The outspoken advocate doesn’t shy away from her disability; in fact she embraces it as a testament to what can be achieved, if we desire it. In 2014 Éléonore published her biography, appropriately titled “I Have Down Syndrome, So What?” (“Triso, et alors?”), written in collaboration with journalist Yann Barte.
In it, the no-nonsense young woman narrates her journey from being a frightened young girl navigating through predetermined societal obstacles, to becoming an independent young woman, graduating from a secretarial course she attended with an assistant who supported her in the classroom.
She also devotes a chapter within her book titled “I Am Not Poison.” The chapter addresses a televised debate she participated in along with neurobiologist Jean-Didier Vincent who actually stated during the debate; “Why let people with Down syndrome live when they are poison for their families?”
Eléonore defends not only her right to live, but also to live with dignity, making it clear that they are not toxic citizens. She also denounces the violent and negative discourse about Down syndrome that some doctors employ and defend.
Thus far, the courageous and determined young woman is proving the naysayers wrong. Today Eléonore lives alone, and is financially independent, having also the distinction of being the only public official with Down syndrome to be elected to public office in France.
Working alongside Mayor Frédéric Leturque, Ms.
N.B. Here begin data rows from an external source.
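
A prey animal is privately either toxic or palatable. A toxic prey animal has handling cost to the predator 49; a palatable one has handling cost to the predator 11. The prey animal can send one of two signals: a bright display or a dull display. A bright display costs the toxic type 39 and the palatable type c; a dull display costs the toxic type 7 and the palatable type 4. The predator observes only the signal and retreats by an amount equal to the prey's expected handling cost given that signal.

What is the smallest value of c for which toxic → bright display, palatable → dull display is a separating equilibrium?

42

Under separation: bright display → toxic (pays 49); dull display → palatable (pays 11).
Toxic: 49 − 39 = 10 ≥ 11 − 7 = 4. Holds regardless of c. ✓
Palatable: 11 − 4 ≥ 49 − c, so c ≥ 49 − 7 = 42.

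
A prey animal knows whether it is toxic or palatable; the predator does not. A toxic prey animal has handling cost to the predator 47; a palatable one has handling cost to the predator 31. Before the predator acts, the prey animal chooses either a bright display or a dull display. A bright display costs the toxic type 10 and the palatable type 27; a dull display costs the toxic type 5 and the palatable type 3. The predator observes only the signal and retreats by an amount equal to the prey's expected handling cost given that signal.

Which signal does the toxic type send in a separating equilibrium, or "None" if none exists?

bright display

Try toxic → bright display, palatable → dull display:
  If types separate, bright display earns payment 47 and dull display earns 31.
  Toxic: bright display gives 47 − 10 = 37; dull display gives 31 − 5 = 26. No deviation. ✓
  Palatable: dull display gives 31 − 3 = 28; bright display gives 47 − 27 = 20. No deviation. ✓
Both hold — the toxic type sends bright display.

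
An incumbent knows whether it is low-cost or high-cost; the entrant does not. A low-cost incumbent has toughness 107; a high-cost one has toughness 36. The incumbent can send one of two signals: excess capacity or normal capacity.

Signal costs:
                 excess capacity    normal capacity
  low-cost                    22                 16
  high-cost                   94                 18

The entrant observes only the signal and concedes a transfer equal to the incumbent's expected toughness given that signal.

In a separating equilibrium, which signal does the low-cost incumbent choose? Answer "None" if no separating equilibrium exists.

excess capacity

Try low-cost → excess capacity, high-cost → normal capacity:
  If types separate, excess capacity earns payment 107 and normal capacity earns 36.
  Low-cost: excess capacity gives 107 − 22 = 85; normal capacity gives 36 − 16 = 20. No deviation. ✓
  High-cost: normal capacity gives 36 − 18 = 18; excess capacity gives 107 − 94 = 13. No deviation. ✓
Both hold — the low-cost type sends excess capacity.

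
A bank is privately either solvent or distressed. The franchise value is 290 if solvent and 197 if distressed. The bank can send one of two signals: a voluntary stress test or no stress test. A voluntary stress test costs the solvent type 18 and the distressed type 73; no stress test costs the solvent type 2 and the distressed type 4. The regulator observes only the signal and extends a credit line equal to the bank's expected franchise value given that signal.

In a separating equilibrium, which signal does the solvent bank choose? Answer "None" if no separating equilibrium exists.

None

Try solvent → stress test, distressed → no stress test:
  Under separation the regulator infers type exactly: stress test → solvent (pays 290), no stress test → distressed (pays 197).
  Solvent: stress test gives 290 − 18 = 272; no stress test gives 197 − 2 = 195. No deviation. ✓
  Distressed: no stress test gives 197 − 4 = 193; stress test gives 290 − 73 = 217. Would deviate. ✗
Try solvent → no stress test, distressed → stress test:
  Under separation the regulator infers type exactly: no stress test → solvent (pays 290), stress test → distressed (pays 197).
  Solvent: no stress test gives 290 − 2 = 288; stress test gives 197 − 18 = 179. No deviation. ✓
  Distressed: stress test gives 197 − 73 = 124; no stress test gives 290 − 4 = 286. Would deviate. ✗
Neither assignment is incentive-compatible.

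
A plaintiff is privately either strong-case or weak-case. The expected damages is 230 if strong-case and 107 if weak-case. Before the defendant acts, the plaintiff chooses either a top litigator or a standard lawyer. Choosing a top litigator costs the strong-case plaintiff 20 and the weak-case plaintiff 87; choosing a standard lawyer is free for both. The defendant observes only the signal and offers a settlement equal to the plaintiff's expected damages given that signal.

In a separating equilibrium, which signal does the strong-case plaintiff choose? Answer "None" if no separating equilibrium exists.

None

Try strong-case → top litigator, weak-case → standard lawyer:
  If types separate, top litigator earns payment 230 and standard lawyer earns 107.
  Strong-case: top litigator gives 230 − 20 = 210; standard lawyer gives 107 − 0 = 107. No deviation. ✓
  Weak-case: standard lawyer gives 107 − 0 = 107; top litigator gives 230 − 87 = 143. Would deviate. ✗
Try strong-case → standard lawyer, weak-case → top litigator:
  If types separate, standard lawyer earns payment 230 and top litigator earns 107.
  Strong-case: standard lawyer gives 230 − 0 = 230; top litigator gives 107 − 20 = 87. No deviation. ✓
  Weak-case: top litigator gives 107 − 87 = 20; standard lawyer gives 230 − 0 = 230. Would deviate. ✗
Neither assignment is incentive-compatible.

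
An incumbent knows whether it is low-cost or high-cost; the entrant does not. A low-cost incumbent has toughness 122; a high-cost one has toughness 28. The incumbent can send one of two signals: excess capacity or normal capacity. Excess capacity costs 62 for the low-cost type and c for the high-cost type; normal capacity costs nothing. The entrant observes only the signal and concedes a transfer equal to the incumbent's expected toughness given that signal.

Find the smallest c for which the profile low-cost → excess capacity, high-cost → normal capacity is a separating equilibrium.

Under separation: excess capacity → low-cost (pays 122); normal capacity → high-cost (pays 28).
Low-cost: 122 − 62 = 60 ≥ 28 − 0 = 28. Holds regardless of c. ✓
High-cost: 28 − 0 ≥ 122 − c, so c ≥ 122 − 28 = 94.

94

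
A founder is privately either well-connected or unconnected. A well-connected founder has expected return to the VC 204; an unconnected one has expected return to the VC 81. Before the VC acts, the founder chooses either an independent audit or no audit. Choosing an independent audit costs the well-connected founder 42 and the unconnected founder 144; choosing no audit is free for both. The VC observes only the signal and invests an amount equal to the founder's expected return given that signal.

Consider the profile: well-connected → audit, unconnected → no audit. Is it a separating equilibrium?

If types separate, audit earns payment 204 and no audit earns 81.
Well-connected: audit gives 204 − 42 = 162; no audit gives 81 − 0 = 81. No deviation. ✓
Unconnected: no audit gives 81 − 0 = 81; audit gives 204 − 144 = 60. No deviation. ✓
Both incentive constraints hold.

Yes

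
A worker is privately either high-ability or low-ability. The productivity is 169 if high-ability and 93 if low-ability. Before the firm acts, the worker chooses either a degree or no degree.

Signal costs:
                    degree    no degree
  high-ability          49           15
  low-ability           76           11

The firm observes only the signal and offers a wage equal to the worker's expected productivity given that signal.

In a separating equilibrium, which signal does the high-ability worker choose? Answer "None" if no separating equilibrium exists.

Try high-ability → degree, low-ability → no degree:
  If types separate, degree earns payment 169 and no degree earns 93.
  High-ability: degree gives 169 − 49 = 120; no degree gives 93 − 15 = 78. No deviation. ✓
  Low-ability: no degree gives 93 − 11 = 82; degree gives 169 − 76 = 93. Would deviate. ✗
Try high-ability → no degree, low-ability → degree:
  If types separate, no degree earns payment 169 and degree earns 93.
  High-ability: no degree gives 169 − 15 = 154; degree gives 93 − 49 = 44. No deviation. ✓
  Low-ability: degree gives 93 − 76 = 17; no degree gives 169 − 11 = 158. Would deviate. ✗
Neither assignment is incentive-compatible.

None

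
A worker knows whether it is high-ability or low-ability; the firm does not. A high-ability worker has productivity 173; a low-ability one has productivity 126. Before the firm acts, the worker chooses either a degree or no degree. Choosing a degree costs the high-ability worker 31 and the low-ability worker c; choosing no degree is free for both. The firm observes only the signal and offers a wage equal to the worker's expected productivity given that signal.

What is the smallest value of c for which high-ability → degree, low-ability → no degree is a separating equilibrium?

47

Under separation: degree → high-ability (pays 173); no degree → low-ability (pays 126).
High-ability: 173 − 31 = 142 ≥ 126 − 0 = 126. Holds regardless of c. ✓
Low-ability: 126 − 0 ≥ 173 − c, so c ≥ 173 − 126 = 47.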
Laloux has utilized her knowledge and her life’s experience, to ensure that inclusion and accessibility is part of the lifestyle afforded to every citizen of Arras, from education to transportation to tourism.
Doctor Pierre-Yves Baudot, a well known sociologist at the University of Paris Dauphine who specializes in politics and disability rights, recently stated; “You can’t have someone in Laloux’s situation and nothing comes of it.”
Adding; “We need more people living with disabilities in political positions who can speak for themselves and say, ‘These are our obstacles to mobility. This is what we need.’ It forces places to enact change.”